Дорожка раздваивалась влево и вправо, упираясь в забор. Направо — охраняемые подвалы бывшего банка. С обратной стороны — ничего, кроме парочки разрушенных многоэтажек. Справа от тропы — забор, слева груды битого камня, зияющий проход в помещения первого этажа — без окон, без дверей. Людей здесь не было. Сзади тоже никого, сквер пуст, активность у казематов заслоняла неработающая трансформаторная будка. Гауптман зашагал по дорожке влево, Шитов машинально свернул за ним.

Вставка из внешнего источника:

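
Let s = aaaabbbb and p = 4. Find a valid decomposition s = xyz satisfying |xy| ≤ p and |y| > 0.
x = 'aa', y = 'a', z = 'abbbb'

For s = aaaabbbb and p = 4, one valid decomposition is:
- x = 'aa' (length 2)
- y = 'a' (length 1)
- z = 'abbbb' (length 5)

Verification:
- xyz = 'aa' + 'a' + 'abbbb' = aaaabbbb ✓
- |xy| = 3 ≤ 4 ✓
- |y| = 1 > 0 ✓

All pumping lemma constraints are satisfied.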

— Здесь ближе, господин Шитов.
— Да все в поря… — И Шитов икнул, когда доселе мирный собеседник вдруг резко шагнул назад, повернулся одновременно с выпадом ножа! Тонкое лезвие вошло в живот, и грубая сила потащила Шитова с тропы в развалины. Он не мог сопротивляться, только пучил глаза и беззвучно шлепал губами. Венцель краем глаза отслеживал обстановку — пока никого, дай бог, чтобы и дальше… Нож пронзил живот до рукоятки, Шитов вцепился ему в руку, машинально хотел вытащить, хотя вытаскивать ни в коем случае нельзя, тогда всего кровью зальет! Ноша была строптива, неудобна, гауптман отдувался, обильно потел. Попробуй потащить такого борова одной рукой! Венцель вволок его в развалины, мимо массивных опорных столбов — и с силой отбросил от себя. Шитов катался по каменной крошке, держась за живот, из которого фонтаном била кровь. Кровь пошла и из горла. Венцель схватил его за ноги, потащил дальше, в темноту руин, бросил за горкой кирпичей и только там, переводя дыхание, опустился на корточки. Но услуги постороннего уже не требовались, умирал Шитов самостоятельно.